Partnership provides Ziopharm with rights to UltraVector platform and two clinical-stage oncology candidates.
Synthetic biology firm Intrexon is paying $11.63 million for a 5% stake in Ziopharm Oncology as part of a global collaboration through which Ziopharm gains rights to use its partner’s UltraVector® transgene engineering platform for the development of DNA-based anticancer drugs. The deal gives Ziopharm rights to Intrexon’s complete human in vivo effector platform in the field of oncology, including a Phase I-candidate for metastatic melanoma and another anticancer candidate at the IND submission stage.
Intrexon retains the responsibility for technology discovery research, managing the patent estate, and certain aspects of manufacturing. Ziopharm will shoulder preclinical and clinical development of candidates along with their commercialization and other manufacturing responsibilities.
The financial nuts and bolts of the share-based agreement will see Intrexon pay $4.8 per share for the first 2,422,542 shares of Ziopharm’s common stock. Ziopharm will then immediately issue to Intrexon another 3,641,391 shares in its common stock at no cost, representing an additional 7.495% stake.

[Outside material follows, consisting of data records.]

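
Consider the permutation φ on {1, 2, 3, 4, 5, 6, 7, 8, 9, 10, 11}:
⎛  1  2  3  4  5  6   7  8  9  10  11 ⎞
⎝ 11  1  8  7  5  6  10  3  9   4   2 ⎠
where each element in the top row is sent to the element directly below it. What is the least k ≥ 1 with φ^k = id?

6

Writing φ as disjoint cycles, the cycle lengths are 3, 3, 2, 1, 1, 1.
Since disjoint cycles commute, ord(φ) = lcm(3, 3, 2) = 6.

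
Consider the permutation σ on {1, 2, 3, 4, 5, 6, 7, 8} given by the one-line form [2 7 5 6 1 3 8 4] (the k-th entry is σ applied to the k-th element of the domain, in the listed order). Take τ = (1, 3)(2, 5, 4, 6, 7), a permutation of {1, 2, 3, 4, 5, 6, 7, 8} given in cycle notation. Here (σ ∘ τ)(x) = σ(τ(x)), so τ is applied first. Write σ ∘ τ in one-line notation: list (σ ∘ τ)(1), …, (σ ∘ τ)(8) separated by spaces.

5 1 2 3 6 8 7 4

Chase each element through τ then σ: 1 → 3 → 5; 2 → 5 → 1; 3 → 1 → 2; 4 → 6 → 3; 5 → 4 → 6; 6 → 7 → 8; 7 → 2 → 7; 8 → 8 → 4.
Collecting the images, σ ∘ τ = [5 1 2 3 6 8 7 4].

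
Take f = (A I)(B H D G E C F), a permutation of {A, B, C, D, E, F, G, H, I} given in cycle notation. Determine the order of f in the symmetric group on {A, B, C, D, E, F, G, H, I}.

The disjoint cycles have lengths 7, 2.
The order of f is the least common multiple of its cycle lengths: lcm(7, 2) = 14.

14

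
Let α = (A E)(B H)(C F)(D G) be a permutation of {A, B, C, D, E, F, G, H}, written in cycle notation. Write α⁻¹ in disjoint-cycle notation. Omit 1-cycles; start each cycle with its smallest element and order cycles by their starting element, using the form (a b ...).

(A E)(B H)(C F)(D G)

Inverting a permutation written in cycle notation just reverses the order within every cycle.
Reversing each cycle of α and rotating so the smallest element leads gives (A E)(B H)(C F)(D G).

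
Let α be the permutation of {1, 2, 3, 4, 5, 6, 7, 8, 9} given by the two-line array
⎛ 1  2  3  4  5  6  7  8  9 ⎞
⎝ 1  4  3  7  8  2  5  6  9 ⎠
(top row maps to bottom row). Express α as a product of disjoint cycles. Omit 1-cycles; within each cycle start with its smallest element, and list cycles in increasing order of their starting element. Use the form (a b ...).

Start at 2 and follow images: 2 → 4 → 7 → 5 → 8 → 6 → 2, giving the cycle (2 4 7 5 8 6).
Repeating from the next unused element and collecting all non-trivial cycles gives (2 4 7 5 8 6).

(2 4 7 5 8 6)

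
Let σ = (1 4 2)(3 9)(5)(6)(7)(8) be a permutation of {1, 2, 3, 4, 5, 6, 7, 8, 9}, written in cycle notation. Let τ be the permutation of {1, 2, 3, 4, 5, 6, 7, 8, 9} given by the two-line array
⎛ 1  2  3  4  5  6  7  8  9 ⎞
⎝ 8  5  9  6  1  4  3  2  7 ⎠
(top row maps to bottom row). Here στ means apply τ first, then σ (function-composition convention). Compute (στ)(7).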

Intrexon could subsequently receive shares representing yet another 7.495% stake in Ziopharm once the latter starts a U.S. trial evaluating a product developed using Intrexon technology.
Intrexon has also agreed the potential future purchase of up to a $50 million worth of Ziopharm securities offered under certain conditions and limitations. Meanwhile, Ziopharm could pay Intrexon 50% of cumulative net quarterly profits derived from the sale of products developed through the partnership.
Intrexon is exploiting its synthetic biology-based UltraVector genetic engineering platform for applications in therapeutics, protein production, industrial biotechnology, and agricultural biotechnology. The firm claims the platform provides flexible, consistent and precision-based capabilities for designing, producing, and testing complex transgenes.
“Controllable, scalable synthetic biology, the tightly regulated delivery of therapeutic proteins from within the body, is an aspirational and disruptive technology, which Intrexon has brought from scientific theory to medical applications,” claims Jonathan Lewis, M.D., Ziopharm CEO and CMO. “As the sole channel partner for in vivo therapeutic candidates for human oncology, Ziopharm plans to leverage this technology for next-generation products targeting key pathways used by cancers to grow and metastasize. Intrexon has developed a technology that is uniquely flexible, scalable, and controllable, adding significantly to our small molecule development capabilities.”
Ziopharm is focused on the development of small molecule anticancer drugs. The firm’s existing three lead candidates, Zymafos (palifosfamide), Zybulin (indibulin), and Zinapar (darinaparsin), are all in clinical development. Zymafos is a bi-functional DNA alkylator and cross-linker comprising the functional active metabolite of ifosfamide, a standard-of-care for treating sarcoma, lymphoma, ovarian, testicular, and other cancers. It is currently undergoing a Phase III trial as front-line therapy for metastatic soft tissue sarcoma. A Phase I intravenous trial is also ongoing to evaluate a combination of palifosfamide with standard-of-care in small cell lung cancer. Ziopharm is in addition preparing to start clinical development of an oral formulation of palifosfamide against solid tumors.
Zybulin is a novel, oral tubulin binding agent that targets both mitosis and cancer cell migration. It is in development for the treatment of solid tumors and is currently being studied in a Phase I/II metastatic breast cancer trial.
Zinapar is a novel organic arsenic mitochondrial-targeting agent being developed for the treatment of various hematologic and solid cancers. The drug is being developed initially for the intravenous treatment of peripheral T cell lymphoma, and a pivotal clinical study is expected to start later this year. An oral formulation of the drug is being evaluated in an Phase I study in solid tumors.